I'm staggered to find that I have been listening to LUCIFER'S SHADOW for nearly a month. You might remember
my post in late June where I talked about the fact that the narrator was using an Italian accent which I was having problems coming to terms with. I am happy to report that things got better and that I enjoyed this book immensely. Not surprising that it has taken so long to listen to - it is nearly 18 hours, and I get less than 45 minutes listening time every day!
Book Details:Paperback: 384 pages, Publisher: Delta (July 26, 2005), ISBN-10: 0385338058, ISBN-13: 978-0385338059
When she died 10 years ago, promising violinist Susanna Gianni was buried on Venice's San Michele with her violin. After 10 years bodies on San Michele are disinterred and disposed of. Small time crook Rizzo has been employed by the Englishman Hugo Massiter to claim the corpse.. Well, he doesn't want the corpse really, just the Guarneri violin. And that's the hook that gets the reader/listener in straight away. Who is this Massiter? How did Susanna Gianni die? Why does he want the violin?
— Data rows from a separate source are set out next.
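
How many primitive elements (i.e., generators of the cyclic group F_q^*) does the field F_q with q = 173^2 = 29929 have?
There are φ(29928) = 9408 primitive elements

F_q^* is cyclic of order q - 1 = 29928. A cyclic group of order m has exactly φ(m) generators. Here m = 29928 = 2^3 · 3 · 29 · 43, so the number of primitive elements is φ(29928) = 9408.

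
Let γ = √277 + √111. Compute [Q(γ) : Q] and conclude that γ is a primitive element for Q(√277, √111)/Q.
[Q(γ) : Q] = 4 (equivalently, Q(γ) = Q(√277, √111))

Obviously Q(γ) ⊆ Q(√277, √111), and [Q(√277, √111):Q] = 4 (since 277, 111 are distinct squarefree integers > 1 with 30747 not a perfect square). To show equality we compute the minimal polynomial of γ. From γ = √277 + √111: γ^2 = 277 + 2√(30747) + 111 = 388 + 2√(30747), so γ^2 - 388 = 2√(30747); squaring, (γ^2 - 388)^2 = 4·30747, i.e. γ^4 - 776γ^2 + 150544 - 122988 = 0, i.e. γ^4 - 776γ^2 + 27556 = 0. So γ is a root of x^4 - 776x^2 + 27556. This polynomial is irreducible over Q: it has no rational root (each ±√277 ± √111 is irrational), and any factorization into two quadratics over Q would force √(30747) ∈ Q (pairing opposite roots) or √277, √111 ∈ Q (other pairings), all impossible. Hence [Q(γ):Q] = 4 = [Q(√277, √111):Q], so Q(γ) = Q(√277, √111).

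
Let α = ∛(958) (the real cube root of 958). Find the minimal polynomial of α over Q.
m_α(x) = x^3 - 958

α satisfies α^3 = 958, so x^3 - 958 annihilates α. By the rational root test, a rational root p/q (in lowest terms) of x^3 - 958 would satisfy p^3 = 958 q^3, forcing q = 1 and p^3 = 958; but 958 is not a perfect cube, contradiction. A monic cubic over Q with no rational root is irreducible (any nontrivial factorization would include a linear factor). Hence x^3 - 958 is the minimal polynomial of α, and in particular [Q(α):Q] = 3.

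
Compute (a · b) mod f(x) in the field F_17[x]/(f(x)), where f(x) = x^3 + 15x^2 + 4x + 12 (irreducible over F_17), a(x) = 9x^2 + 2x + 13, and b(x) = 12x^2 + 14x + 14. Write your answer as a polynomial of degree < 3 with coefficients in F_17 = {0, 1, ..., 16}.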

At the same time young English academic Daniel Forster arrives in Venice to do some work for Scacchi, an ailing art collector, the last of the house of Scacchi, a printing house in Venice with a long history.
Jump back now to the Venice of 1733. Vivaldi is conducting a concert in La Pieta. Canaletto is painting the life of Venice. Lorenzo Scacchi, nephew of the printer, has fallen in love with a beautiful violinist, Rebecca Levi, a Jewess whom he smuggles out of the ghetto so she can play in Vivaldi's annual concert.
I strongly believe that the reader needs to go on their own journey of discovery, to experience the book for himself, to be surprised where the author reveals something new.
So I'm not going to recount more of the story, except to tell you that there is a clever interweaving of parallel threads from the two time periods, even parallel characters. An annual concert, a piece of music, a beautiful young violinist, an evil Englishman, a law enforcement officer who is prevented from revealing the truth, are just some of the mirror images to look out for.
This was a book that grew on me, to the point that, as I could feel the end was coming, I felt quite regretful. The narrator Christopher Kay, after I had got attuned to the Italian accent, did an excellent job, and his voice gave me plenty of clues about which character was speaking.
My rating: 4.8
You might be interested in the following:The sixth Nic Costa novel, THE GARDEN OF EVIL, was voted the best mystery of 2008 by the American Library Association and was recently shortlisted for the Theakston Old Peculier Crime Novel of the Year.
My other mini-reviews of Hewson novelsTHE SACRED CUT, my rating 4.8
For the first time in two decades, Rome is paralysed by a blizzard. And a gruesome discovery is made in the Pantheon, one of the city's most ancient and revered architectural treasures. Covered by soft snow is the body of an American tourist - her back horribly mutilated.
A SEASON FOR THE DEAD, my rating 4.2
This is the first of the Nic Costa series. As with succeeding novels in the series, the book opens with a dramatic event. Sara Farnese looks up from a manuscript in the Reading Room of the Vatican Library to see a fellow professor approaching her with a bulging plastic bag. He appears to be distressed and is carrying a gun in his other hand. From the bag he tips the skin of her lover, and points the gun at Sara's head. Standing in the colonnades of St. Peter's Square, Rome cops Luca Rossi and his new partner Nic Costa hear of the shooting in the Reading Room on the police scanner. Strictly speaking the Vatican is not in their jurisdiction, but as Nic says, they are just around the corner…
THE LIZARD'S BITE, my rating 4.6
This is the 4th in the Nic Costa series. Detectives from Rome, Nic Costa, Gianni Peroni, and Leo Falcone, have been 'exiled' to Venice, famous for its glassblowing. A terrible fire occurs at the factory of a relatively recently arrived family of Murano glassblowers, the Arcangeli, when their furnace overheats and the furnace manager Uriel Arcangeli spontaneously combusts. Nic and Gianni had been coming to the end of their time in Venice and their return to Rome is postponed so they can prove beyond all doubt that Uriel's death is an accident. For me, Hewson has captured the atmosphere of Venice very well. The story hints at some of the issues currently worrying Venetians, and at the same time the characters of Costa, Peroni and Falcone are expanded so that we get to know them better.